あたしの机にトンと手を置く友達に目をやった。
「ねぇ、持ってきた?」
「何を。脳味噌なら一応持ってきてますが」
「まったまたぁ~!すっとぼけちゃって!!」
全部言わせる気~?とか言ってるけどね、アンタのセリフにはいつも主語が無いのよ主語が。
「今日は何日?」
「14日。」
「そうじゃなくって!」
いや、間違ってないよあたしは。
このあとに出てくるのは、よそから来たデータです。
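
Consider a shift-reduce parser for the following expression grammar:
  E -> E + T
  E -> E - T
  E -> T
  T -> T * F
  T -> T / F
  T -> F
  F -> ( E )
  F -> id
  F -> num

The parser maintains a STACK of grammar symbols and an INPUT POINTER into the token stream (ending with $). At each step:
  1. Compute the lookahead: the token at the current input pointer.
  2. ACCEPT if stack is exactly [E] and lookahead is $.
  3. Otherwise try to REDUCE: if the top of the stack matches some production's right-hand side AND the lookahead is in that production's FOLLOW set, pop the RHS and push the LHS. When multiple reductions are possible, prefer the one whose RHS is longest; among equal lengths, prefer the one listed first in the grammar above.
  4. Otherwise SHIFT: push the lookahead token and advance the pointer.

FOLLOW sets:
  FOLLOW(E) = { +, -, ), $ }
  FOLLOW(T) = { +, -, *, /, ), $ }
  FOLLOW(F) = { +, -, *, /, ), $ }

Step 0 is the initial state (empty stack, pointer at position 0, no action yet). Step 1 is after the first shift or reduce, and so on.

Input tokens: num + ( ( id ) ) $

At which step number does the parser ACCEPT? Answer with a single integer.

Answer: 20

Derivation:
Step 1: shift num. Stack=[num] ptr=1 lookahead=+ remaining=[+ ( ( id ) ) $]
Step 2: reduce F->num. Stack=[F] ptr=1 lookahead=+ remaining=[+ ( ( id ) ) $]
Step 3: reduce T->F. Stack=[T] ptr=1 lookahead=+ remaining=[+ ( ( id ) ) $]
Step 4: reduce E->T. Stack=[E] ptr=1 lookahead=+ remaining=[+ ( ( id ) ) $]
Step 5: shift +. Stack=[E +] ptr=2 lookahead=( remaining=[( ( id ) ) $]
Step 6: shift (. Stack=[E + (] ptr=3 lookahead=( remaining=[( id ) ) $]
Step 7: shift (. Stack=[E + ( (] ptr=4 lookahead=id remaining=[id ) ) $]
Step 8: shift id. Stack=[E + ( ( id] ptr=5 lookahead=) remaining=[) ) $]
Step 9: reduce F->id. Stack=[E + ( ( F] ptr=5 lookahead=) remaining=[) ) $]
Step 10: reduce T->F. Stack=[E + ( ( T] ptr=5 lookahead=) remaining=[) ) $]
Step 11: reduce E->T. Stack=[E + ( ( E] ptr=5 lookahead=) remaining=[) ) $]
Step 12: shift ). Stack=[E + ( ( E )] ptr=6 lookahead=) remaining=[) $]
Step 13: reduce F->( E ). Stack=[E + ( F] ptr=6 lookahead=) remaining=[) $]
Step 14: reduce T->F. Stack=[E + ( T] ptr=6 lookahead=) remaining=[) $]
Step 15: reduce E->T. Stack=[E + ( E] ptr=6 lookahead=) remaining=[) $]
Step 16: shift ). Stack=[E + ( E )] ptr=7 lookahead=$ remaining=[$]
Step 17: reduce F->( E ). Stack=[E + F] ptr=7 lookahead=$ remaining=[$]
Step 18: reduce T->F. Stack=[E + T] ptr=7 lookahead=$ remaining=[$]
Step 19: reduce E->E + T. Stack=[E] ptr=7 lookahead=$ remaining=[$]
Step 20: accept. Stack=[E] ptr=7 lookahead=$ remaining=[$]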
だからそう人差し指でおでこ突っつくのやめてくんない。
「違うでしょ?今日は~、バ」
「ああバレンタイン?」
「言わせてよ!ってか、知ってんじゃーん。」
「知ってるよ」
50年前に伊勢丹でフェアーをした事がきっかけで全国に広がった行事はもう皆誰もが知ってる。でもさ、初めてのバレンタインデーフェアの三日間の売り上げが3~400円ぽっちだったってのは知られて無い。
「で?持ってきた?」
「チョコ?何で?」
「何でって、バレンタインデーじゃん!」
「何で?」
「アンタねぇ…」
何で高価で美味しそうなチョコをわざわざあげなきゃいけないんだよ。あげる位なら自分が食べたいわァァァ!!と心で叫んで顔には出さない。
「…アレにあげないの?」
「…『アレ』?」
友達がくいっと親指で示す先には男子グループと雑談するアイツがいた。
「………何で?」
「~っ、あのさ、アンタは『ナンデ星人』?」
「………」
あのね。
だからこのあたしがあげられる訳無いじゃん何て言って渡すのよ「ホラ、食え」って位が限界だし何コレ色気のいの字も無くないコレ。
寒いわ。
「…あんたは彼氏にあげるの?」
「当たり前じゃん!」
「ふーん」
「『ふーん』て…あたし達はバレンタインがきっかけで付き合うようになったんだよ?」
「…ふーん」
「だから君もさ、渡しちゃえよ!」
うーわー、この人楽しんでるよね絶対。あからさまだもの表情が。その緩んだ表情が。もうつねってやりたい。
あたしの机の横に掛けてある紙袋にちょっと視線をやった。
※少し失敗しちゃったんだよな、コレ。